Der tschechische Pkw-Hersteller Skoda, der zum VW-Konzern gehört, hat seinen Absatz im 1. Halbjahr 2011 um 20,1 Prozent auf den Rekord von 454.700 Fahrzeugen gesteigert. Etwa ein Viertel der Autos wurde in China verkauft.

Auch in Westeuropa erzielte der Autobauer ein zweistelliges Wachstum, während auf dem tschechischen Markt der Absatz um rund 10 Prozent zurückging, berichteten tschechische Medien.
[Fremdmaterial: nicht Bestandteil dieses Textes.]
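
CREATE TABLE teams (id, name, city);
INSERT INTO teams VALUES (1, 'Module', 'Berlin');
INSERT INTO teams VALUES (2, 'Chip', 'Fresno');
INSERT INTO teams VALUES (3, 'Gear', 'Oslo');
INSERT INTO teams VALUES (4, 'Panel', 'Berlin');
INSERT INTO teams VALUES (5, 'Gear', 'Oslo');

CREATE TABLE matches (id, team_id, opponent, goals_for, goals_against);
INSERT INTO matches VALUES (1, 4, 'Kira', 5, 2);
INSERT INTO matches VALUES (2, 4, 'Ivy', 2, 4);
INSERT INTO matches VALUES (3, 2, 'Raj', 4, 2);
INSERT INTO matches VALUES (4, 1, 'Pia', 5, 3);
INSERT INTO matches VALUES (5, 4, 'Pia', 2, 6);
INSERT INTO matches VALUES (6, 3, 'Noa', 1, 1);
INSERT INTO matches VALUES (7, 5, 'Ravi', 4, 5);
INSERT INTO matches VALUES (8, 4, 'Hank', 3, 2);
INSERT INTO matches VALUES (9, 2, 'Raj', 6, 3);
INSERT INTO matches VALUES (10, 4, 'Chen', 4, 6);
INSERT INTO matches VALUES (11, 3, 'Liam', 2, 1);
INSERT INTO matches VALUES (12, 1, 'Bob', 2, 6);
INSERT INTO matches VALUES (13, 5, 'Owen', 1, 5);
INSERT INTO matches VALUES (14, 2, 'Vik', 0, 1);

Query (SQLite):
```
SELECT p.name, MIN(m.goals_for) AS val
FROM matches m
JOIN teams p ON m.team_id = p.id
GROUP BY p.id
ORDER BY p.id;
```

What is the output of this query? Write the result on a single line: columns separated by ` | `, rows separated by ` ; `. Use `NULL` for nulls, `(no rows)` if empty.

Module | 2 ; Chip | 0 ; Gear | 1 ; Panel | 2 ; Gear | 1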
"Wir wachsen mit einem schnellen Tempo, womit wir eine ausgezeichnete Grundlage für weitere Zuwächse geschaffen haben", kommentierte Jürgen Stackmann, Marketing-Vorstand das Plus. In den kommenden Jahren wolle Skoda Auto eine ganze Reihe von neuen Modellen auf den Markt bringen und damit die Modell-Palette erweitern, fügte er hinzu.

Für den heurigen Herbst stellt Skoda einen neuen Kleinwagen in Aussicht, der den Arbeitsnamen City Car trägt und in Bratislava hergestellt werden soll. Für 2012 ist eine neue Limousine geplant, die kleiner als das Modell Octavia sein soll.